Home > AI Solutions > Artificial Intelligence > White Papers > Performance of Dell Servers Running with NVIDIA Accelerators on MLPerf™ Training v2.0 > Overview
MLCommons™ is an open engineering consortium of ML experts whose focus is to improve the end-to-end components of the machine learning process. It was founded by experts from different areas such as large-scale companies, startups, academics, and research institutes. MLCommons hosts MLPerf with the objective of producing fair and effective benchmarks. These benchmarks aim to map to the real-world use cases that our customers take on more often.
The MLPerf Training benchmark aims to be a representation of the workload that not only requires high throughput and high compute, but also reaches the target convergence metric. It measures the time to convergence.
MLPerf training has two different divisions: the closed division and the open division. The open division enables new model architectures, model update mechanisms, and other research efforts that allow you to reach the target quality of service.
Our submission to the MLPerf Training benchmarks is for the MLPerf closed division. This submission ensures that comparisons can be made like-for-like among other closed division submitters. These closed divisions require following the same dataset preprocessing, model, training method, and quality target as the reference implementation. For example, the hyperparameters must be the same as the reference implementation. Hyperparameters include the optimizer used and values like the regularization norms and weight decays.
The following table lists the available benchmarks to which you can submit and the corresponding expected quality target. For a submission to be valid, the accuracy for that specific model must converge to the specified quality target.

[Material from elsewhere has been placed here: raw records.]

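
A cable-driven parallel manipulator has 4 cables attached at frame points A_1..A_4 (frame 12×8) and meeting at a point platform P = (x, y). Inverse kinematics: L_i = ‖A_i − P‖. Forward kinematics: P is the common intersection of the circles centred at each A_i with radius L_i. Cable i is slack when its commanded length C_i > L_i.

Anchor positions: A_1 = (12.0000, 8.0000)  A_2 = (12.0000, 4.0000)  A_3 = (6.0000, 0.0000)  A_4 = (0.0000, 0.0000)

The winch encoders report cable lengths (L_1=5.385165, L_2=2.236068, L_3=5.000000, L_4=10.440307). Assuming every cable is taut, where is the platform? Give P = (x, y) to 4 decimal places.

(10.0000, 3.0000)

each cable: (A_i−P)·(A_i−P) = L_i²; let q_i = ‖A_i‖²−L_i²
q_1 = 144.0000+64.0000−29.0000 = 179.0000
row 1: 0.0000x + 8.0000y = 24.0000  (q_2=155.0000)
row 2: 12.0000x + 16.0000y = 168.0000  (q_3=11.0000)
row 3: 24.0000x + 16.0000y = 288.0000  (q_4=-109.0000)
Cramer on rows 1–2 → x = 10.0000, y = 3.0000
check cable 4: ‖A_4−P‖² = 109.0000 ≈ L_4² = 109.0000 ✓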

Area | Benchmark | Dataset | Quality target | Reference implementation model |
Vision
| Image classification | ImageNet | 7.90% classification | ResNet-50 v1.5 |
Image segmentation (medical) | KiTS19 | 0.908 Mean DICE score | 3D U-Net | |
Object detection (lightweight) | Open Images | 34.0% mAP | RetinaNet | |
Object detection (heavy weight) | COCO | 0.377 Box min AP and 0.339 Mask min AP | Mask R-CNN | |
Language
| Speech recognition | LibriSpeech | 0.058 Word Error Rate | RNN-T |
NLP | Wikipedia 2020/01/01 | 0.72 Mask-LM accuracy | BERT-large | |
Commerce | Recommendation | 17B Click Logs | 0.8025 AUC | DLRM |
Research | Reinforcement learning | Go | 50% win rate compared to checkpoint | Mini Go (based on Alpha Go paper |
Source: https://mlcommons.org/en/training-normal-20/
The submissions expect a different number of runs for each benchmark. The difference in the number of runs for each benchmark is because of the variance of the benchmark result, the cost of each run, and the likelihood of convergence.
Area | Problem | Minimum number of runs |
Vision | Image classification | 5 |
Image segmentation (medical) | 40 | |
Object detection (lightweight) | 5 | |
Object detection (heavy weight) | 5 | |
Language | NLP | 10 |
Speech recognition | 10 | |
Commerce | Recommendation | 5 |
Research | Reinforcement learning | 10 |
The MLPerf Training suite uses a compliance checker to ensure that each submitter is submitting to the benchmark fairly. The compliance checker is the RCP checker. Reference convergence points (RCPs) ensure that the convergence of the submission does not deviate from the convergence of the reference. Its purpose is to avoid cases where submission convergence is faster than the reference. Reference implementation convergence sets a lower bound on epoch convergence that a valid submission must not surpass.